STILLPOINT Archive: last updated 04/09/2015


The Wittenberg Window, and the Day It Was Stolen


Long before electronic social networks were common, we did our soapboxing by tacking pieces of paper onto a large wooden shutter called “The Wittenberg Window” (after Martin Luther). Salvos, responses, criticisms, rude remarks, calls for civility and the like would be posted, or appended by tacking new pieces of paper onto the old ones. Especially heated discussions resulted in long daisy-chain trails of documents.

Some of us were more active in this space than others. I defined the “campus leadership” portion of my A. J. Gordon Scholar obligations, in part, by being a significant voice both in The Tartan and “on The Window.” My view that these ways of being a campus leader were just as valid as heading up a ministry team or joining student government was novel and controversial, especially since the perception was that at times, discussions on The Window got out of hand.

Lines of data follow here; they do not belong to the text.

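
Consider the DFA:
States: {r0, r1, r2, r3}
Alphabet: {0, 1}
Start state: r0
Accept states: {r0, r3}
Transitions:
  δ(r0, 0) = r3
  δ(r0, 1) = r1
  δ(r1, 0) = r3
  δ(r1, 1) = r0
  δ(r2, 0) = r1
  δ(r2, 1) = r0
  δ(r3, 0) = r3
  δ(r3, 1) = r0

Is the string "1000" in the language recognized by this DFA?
Processing string "1000":
  r0 --1--> r1
  r1 --0--> r3
  r3 --0--> r3
  r3 --0--> r3
Final state: r3
Accept states: {r0, r3}
Yes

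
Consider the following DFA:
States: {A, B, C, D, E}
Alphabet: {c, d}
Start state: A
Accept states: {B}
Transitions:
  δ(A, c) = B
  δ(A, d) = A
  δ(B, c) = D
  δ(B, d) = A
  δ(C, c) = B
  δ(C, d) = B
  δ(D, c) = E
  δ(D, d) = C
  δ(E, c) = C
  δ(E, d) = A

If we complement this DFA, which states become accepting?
Complement accept states = All states \ Original accept states
= {A, B, C, D, E} \ {B}
{A, C, D, E}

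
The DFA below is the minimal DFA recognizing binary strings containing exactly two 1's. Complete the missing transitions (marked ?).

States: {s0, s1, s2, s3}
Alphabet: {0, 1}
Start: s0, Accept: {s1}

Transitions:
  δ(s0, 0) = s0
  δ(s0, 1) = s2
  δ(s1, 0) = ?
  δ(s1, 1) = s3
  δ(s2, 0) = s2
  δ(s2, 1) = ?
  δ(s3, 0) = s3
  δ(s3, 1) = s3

From the language and accept set, identify what each state tracks — s0: zero 1's; s1: two 1's; s2: one 1; s3: ≥ three 1's (dead).
Each missing δ(q, a) is the state matching the new tracked value after reading a.
δ(s1, 0) = s1; δ(s2, 1) = s1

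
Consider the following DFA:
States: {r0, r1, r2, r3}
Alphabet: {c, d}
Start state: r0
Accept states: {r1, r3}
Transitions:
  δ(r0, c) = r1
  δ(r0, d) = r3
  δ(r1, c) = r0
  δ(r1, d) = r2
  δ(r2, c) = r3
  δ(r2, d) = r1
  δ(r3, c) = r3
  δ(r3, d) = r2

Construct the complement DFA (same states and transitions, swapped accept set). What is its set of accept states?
Complement accept states = All states \ Original accept states
= {r0, r1, r2, r3} \ {r1, r3}
{r0, r2}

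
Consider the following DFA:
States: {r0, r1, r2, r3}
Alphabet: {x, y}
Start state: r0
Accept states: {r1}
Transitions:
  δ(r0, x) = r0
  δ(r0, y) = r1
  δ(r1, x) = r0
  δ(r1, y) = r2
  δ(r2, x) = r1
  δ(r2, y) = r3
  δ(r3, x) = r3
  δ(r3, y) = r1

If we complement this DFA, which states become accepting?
Complement accept states = All states \ Original accept states
= {r0, r1, r2, r3} \ {r1}
{r0, r2, r3}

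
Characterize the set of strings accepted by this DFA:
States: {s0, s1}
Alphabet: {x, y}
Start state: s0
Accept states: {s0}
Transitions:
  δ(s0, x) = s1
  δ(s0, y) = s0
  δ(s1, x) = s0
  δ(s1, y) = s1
Testing a few strings:
  'x' → reject
  'yxx' → accept
  'yyy' → accept
  'yyx' → reject
State roles: s0=even number of x's so far; s1=odd number of x's so far
All strings over {x,y} with an even number of x's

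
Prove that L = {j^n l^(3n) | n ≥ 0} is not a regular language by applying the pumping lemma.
Assume L is regular with pumping length p. Idea: pumping the j-block breaks the 1:3 ratio.
Choose s = j^p l^(3p) (length 4p ≥ p). By the pumping lemma, s = xyz with |xy| ≤ p, |y| > 0, so y = j^k with k ≥ 1. Then xy²z = j^(p+k) l^(3p). For this to be in L we would need 3p = 3(p+k), i.e. 3k = 0, contradicting k ≥ 1. So xy²z ∉ L.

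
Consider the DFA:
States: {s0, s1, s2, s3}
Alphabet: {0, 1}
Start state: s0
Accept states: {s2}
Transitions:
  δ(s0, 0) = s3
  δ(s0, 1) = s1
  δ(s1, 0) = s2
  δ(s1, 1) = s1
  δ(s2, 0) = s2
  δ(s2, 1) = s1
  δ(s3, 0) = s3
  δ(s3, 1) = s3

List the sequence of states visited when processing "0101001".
read '0': s0 → s3
  read '1': s3 → s3
  read '0': s3 → s3
  read '1': s3 → s3
  read '0': s3 → s3
  read '0': s3 → s3
  read '1': s3 → s3
s0 -> s3 -> s3 -> s3 -> s3 -> s3 -> s3 -> s3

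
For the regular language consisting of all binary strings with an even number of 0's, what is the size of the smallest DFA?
By Myhill–Nerode, count the distinguishable equivalence classes: two classes — parity of the count of 0's.
2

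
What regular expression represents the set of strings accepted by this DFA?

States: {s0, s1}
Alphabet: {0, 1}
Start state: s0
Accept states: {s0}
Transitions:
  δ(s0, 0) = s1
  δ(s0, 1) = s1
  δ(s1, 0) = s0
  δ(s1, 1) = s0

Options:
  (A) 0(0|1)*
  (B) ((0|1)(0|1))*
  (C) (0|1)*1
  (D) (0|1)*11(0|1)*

Check each option against the DFA on short strings; one disagreement eliminates an option:
  (A) 0(0|1)*: on ε the DFA stays in s0 and accepts (s0 ∈ Accept), but the regex does not match it → eliminate
  (B) ((0|1)(0|1))*: agrees with the DFA on every string of length ≤ 6
  (C) (0|1)*1: on ε the DFA stays in s0 and accepts (s0 ∈ Accept), but the regex does not match it → eliminate
  (D) (0|1)*11(0|1)*: on ε the DFA stays in s0 and accepts (s0 ∈ Accept), but the regex does not match it → eliminate
Only (B) is consistent with the DFA.
(B) ((0|1)(0|1))*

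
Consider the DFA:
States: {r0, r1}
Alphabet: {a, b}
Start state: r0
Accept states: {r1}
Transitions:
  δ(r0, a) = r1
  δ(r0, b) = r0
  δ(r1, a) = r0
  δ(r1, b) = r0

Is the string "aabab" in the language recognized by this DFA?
Processing string "aabab":
  r0 --a--> r1
  r1 --a--> r0
  r0 --b--> r0
  r0 --a--> r1
  r1 --b--> r0
Final state: r0
Accept states: {r1}
No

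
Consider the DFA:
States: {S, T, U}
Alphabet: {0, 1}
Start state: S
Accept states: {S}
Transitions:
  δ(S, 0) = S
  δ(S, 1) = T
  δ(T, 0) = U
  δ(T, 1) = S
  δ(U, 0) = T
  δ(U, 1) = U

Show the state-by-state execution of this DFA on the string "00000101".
read '0': S → S
  read '0': S → S
  read '0': S → S
  read '0': S → S
  read '0': S → S
  read '1': S → T
  read '0': T → U
  read '1': U → U
S -> S -> S -> S -> S -> S -> T -> U -> U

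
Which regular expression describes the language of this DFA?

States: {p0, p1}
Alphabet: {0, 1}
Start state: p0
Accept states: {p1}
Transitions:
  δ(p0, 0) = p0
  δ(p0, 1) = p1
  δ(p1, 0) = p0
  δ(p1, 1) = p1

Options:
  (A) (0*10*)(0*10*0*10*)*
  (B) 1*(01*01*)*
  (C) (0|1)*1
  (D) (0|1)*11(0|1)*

Check each option against the DFA on short strings; one disagreement eliminates an option:
  (A) (0*10*)(0*10*0*10*)*: on '10' the DFA goes p0 → p1 → p0 and rejects (p0 ∉ Accept), but the regex matches it → eliminate
  (B) 1*(01*01*)*: on ε the DFA stays in p0 and rejects (p0 ∉ Accept), but the regex matches it → eliminate
  (C) (0|1)*1: agrees with the DFA on every string of length ≤ 6
  (D) (0|1)*11(0|1)*: on '1' the DFA goes p0 → p1 and accepts (p1 ∈ Accept), but the regex does not match it → eliminate
Only (C) is consistent with the DFA.
(C) (0|1)*1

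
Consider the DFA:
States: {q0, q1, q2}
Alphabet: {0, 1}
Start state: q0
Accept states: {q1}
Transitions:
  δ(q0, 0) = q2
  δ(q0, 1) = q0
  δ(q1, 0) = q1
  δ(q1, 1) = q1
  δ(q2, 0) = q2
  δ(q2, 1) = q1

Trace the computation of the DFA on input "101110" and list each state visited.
read '1': q0 → q0
  read '0': q0 → q2
  read '1': q2 → q1
  read '1': q1 → q1
  read '1': q1 → q1
  read '0': q1 → q1
q0 -> q0 -> q2 -> q1 -> q1 -> q1 -> q1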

One morning, I made my way to Lane for breakfast, my latest Window post in hand, and detoured downstairs to the mailroom, where The Window was bolted into the cinderblock wall.

Except it wasn’t.

Just a bare spot on the wall. And a single piece of paper declaring that a group of students had taken it upon themselves to impose civility onto the conversations by removing the medium. All this accomplished, of course, was an argument about censorship, free expression, whether vigilante behavior was consistent with a Christian world view, the validity of correcting our brothers in Christ out of love for the truth—and the use of a lot of tape and “Fun Tak,” because there was no longer anything to mount the paper onto except the wall itself.

Eventually the perpetrators returned The Window when it became clear that the spot would continue as a venue for discussion whether or not the wood was there to tack things onto.

Based on the explosion of the Internet over the next handful of years, I can only assume The Window fell out of use and was replaced by digital systems. I’ve made much of my career working in the new digital economy and I have nothing specific against these modern virtual communities.

But I do think there was something very special, and very Gordon, about both The Wittenberg Window, and the day it was stolen.



Jim John Marks lives in Houston, where he serves as a chanter at St. George Antiochian Orthodox Church, collaborates in the music and art collective Cenobimono, and is team leader for the cardiovascular structured reporting division of Agfa Healthcare.